Essa relevância da personagem obriga-nos a abrir as fronteiras que o enquadrariam na figura muito ideal do cientista. Na verdade, algumas características de seo Alquiste parecem mesmo se cruzar com as de alguns recadeiros. Numa única passagem do conto, a ele se atribui uma inocência próxima a de uma criança, uma capacidade de adivinhação e, é importante notar, uma disposição para o “entusiasmo”:

O seo Alquiste, por um exemplo, em festa de entusiasmo por tudo, que nem uma criança no brincar; mas que, sendo sua vez, atinava em pôr na gente um olhar ponteado, trespassante, semelhante de feiticeiro: que divulgava e discorria, até adivinhava sem ficar sabendo. (p.34)

Se esta leitura de “O recado do morro” sublinha o “entusiasmo” como uma força motriz da narrativa, isso nos permite redimensionar o lugar atribuído a essa personagem.

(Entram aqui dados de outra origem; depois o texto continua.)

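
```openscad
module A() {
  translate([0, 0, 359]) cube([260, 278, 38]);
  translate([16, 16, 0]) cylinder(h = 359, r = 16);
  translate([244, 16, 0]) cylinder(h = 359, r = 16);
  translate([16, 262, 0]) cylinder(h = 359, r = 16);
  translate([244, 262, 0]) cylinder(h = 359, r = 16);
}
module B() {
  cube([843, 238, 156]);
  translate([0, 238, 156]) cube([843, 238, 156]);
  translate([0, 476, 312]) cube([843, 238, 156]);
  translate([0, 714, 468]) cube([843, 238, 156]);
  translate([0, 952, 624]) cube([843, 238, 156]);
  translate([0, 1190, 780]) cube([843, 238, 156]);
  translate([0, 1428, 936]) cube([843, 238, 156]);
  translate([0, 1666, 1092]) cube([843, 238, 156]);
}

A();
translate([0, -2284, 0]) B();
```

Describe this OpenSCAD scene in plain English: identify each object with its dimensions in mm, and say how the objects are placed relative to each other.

A is a four-legged stool. The seat is a 260×278×38 mm slab whose top surface is at z = 397 mm; four round legs, each 32 mm in diameter, run from the floor (z = 0) to the underside of the seat, each leg's axis is inset half a diameter from the nearest pair of seat edges (so the leg's bounding box is flush with the corner).

B is a run of 8 identical solid stair steps. Each tread is 843×238 mm and each step block is 156 mm high. Step 1 rests on the floor; step k is offset from step 1 by (k−1)×238 mm in y and (k−1)×156 mm in z.

The staircase is on the floor beside the stool on its −y side.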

É preciso entender que, diferentemente de um frio homem da ciência, seo Alquiste apresenta a excepcional particularidade de ser o homem letrado que se deixa animar pela vitalidade e beleza da natureza sertaneja — aliás, como o próprio escritor Guimarães Rosa em suas viagens pelo sertão de Minas Gerais, especialmente a de 195255. Por isso mesmo, no conto,

o impacto que essa região “maravilhal” tem sobre Alquiste extrapola o objetivismo científico, e o personagem também traz algo da ordem do excesso:

Daquelas cumeeiras, a vista vai de bela a mais, dos lados, se alimpa, treze, quinze, vinte, trinta léguas lonjura. — De açoite de se ajoelhar e rezar...” — ele [Seo Alquiste] falou. E sorria de ver, singular, elas trepando pela reigada da vertente, as labaredas verdes dum canavial. Saudou, em beira de capão, um tamanduá longo, saído de seu giro incerto; se não o segurassem, ia lá, aceitava o abraço? (p.32)

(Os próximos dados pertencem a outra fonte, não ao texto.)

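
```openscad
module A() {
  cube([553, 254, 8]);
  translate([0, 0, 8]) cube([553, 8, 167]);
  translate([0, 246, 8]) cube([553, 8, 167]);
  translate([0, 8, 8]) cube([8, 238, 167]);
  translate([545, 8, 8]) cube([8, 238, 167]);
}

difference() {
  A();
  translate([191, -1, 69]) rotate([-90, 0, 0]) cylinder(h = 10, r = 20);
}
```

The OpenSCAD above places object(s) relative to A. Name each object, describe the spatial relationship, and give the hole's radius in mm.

A is an open box. The open box has a circular hole through its front wall. The hole's radius is 20 mm.

The subtracted cylinder has r = 20 mm.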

55 Ana Luiza Martins Costa, em “Rosa, ledor de relatos de viagens” (2000), ao estabelecer

aproximações e diferenças entre as anotações nas famosas cadernetas de viagem de Guimarães Rosa (Boiada 1 e 2) e os relatos de viajantes naturalistas do séc. XIX, mostra-nos que, embora o rigor e a minúcia de detalhes aproximem esses textos, Guimarães Rosa, diferentemente desses viajantes, abre mão de um cientificismo e objetivismo restritos e estabelece uma proximidade e empatia com o mundo sertanejo. Essas características certamente poderiam ser conferidas a seo Alquiste.